A ticket has been submitted at the time of writing.

convert_chars()

convert_chars() (Codex entry) translates invalid Unicode references to valid ones, and transforms some metadata tags to conform to XHTML. Nothing too special.

wpautop()

wpautop wraps line-broken plaintext paragraphs into <p> tags. Sounds easy, but the amount of work wpautop does is quite spectacular with lots of mixing and matching.

shortcode_unautop()

Another formatting function that tries to remove paragraph tags from single-standing shortcodes in the content. If this filter is not applied, shortcodes may be wrapped into unwanted and unexpected paragraphs.

prepend_attachment()

This function works on attachment post types only. It tries to “show the medium sized image representation of the attachment if available, and link to the raw file“.

capital_P_dangit()

Not “wordpress“, “WordPress“, “wordPress” or even “wOrDpreSS“, it’s “WordPress”, with a capital “P”, dangit! This function makes sure your content doesn’t say “WordPress” in the wrong character case.

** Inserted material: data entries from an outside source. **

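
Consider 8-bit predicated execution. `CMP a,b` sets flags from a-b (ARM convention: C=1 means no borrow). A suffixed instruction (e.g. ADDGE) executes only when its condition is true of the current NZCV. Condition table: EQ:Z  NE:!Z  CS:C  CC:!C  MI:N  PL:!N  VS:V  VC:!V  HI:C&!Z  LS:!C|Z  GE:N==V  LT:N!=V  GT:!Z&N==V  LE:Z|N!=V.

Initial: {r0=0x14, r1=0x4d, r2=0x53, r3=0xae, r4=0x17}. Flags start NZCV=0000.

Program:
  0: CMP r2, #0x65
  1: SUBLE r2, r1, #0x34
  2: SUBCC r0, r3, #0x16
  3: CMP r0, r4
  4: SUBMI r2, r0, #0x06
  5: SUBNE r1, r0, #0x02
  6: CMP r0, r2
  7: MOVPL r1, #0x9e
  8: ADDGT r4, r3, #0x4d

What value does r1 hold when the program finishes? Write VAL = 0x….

[0] flags=1000 → (cmp)
[1] flags=1000 LE?T → r2=0x19
[2] flags=1000 CC?T → r0=0x98
[3] flags=1010 → (cmp)
[4] flags=1010 MI?T → r2=0x92
[5] flags=1010 NE?T → r1=0x96
[6] flags=0010 → (cmp)
[7] flags=0010 PL?T → r1=0x9e
[8] flags=0010 GT?T → r4=0xfb

VAL = 0x9e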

Here’s are some great resources in order to understand the obsession:

do_shortcode()

Last (but not usually least) the whole content is swished through the do_shortcode function. It inflates any validly formatted shortcodes in the content by calling registered shortcode handlers. It’s simple.

…it’s far from over

It’s usually far from over. Many themes and plugins add more hooks to the_content, so it may be modified and remodified dozens of times before finally making it onto the page.

If you’re brave enough and want to get the raw content stored in the database use get_the_content, which does not apply any filters to the content. You’ll quite frequently see code accessing the $post->post_content property as well outside of the loop, where $post has a different, non-global meaning.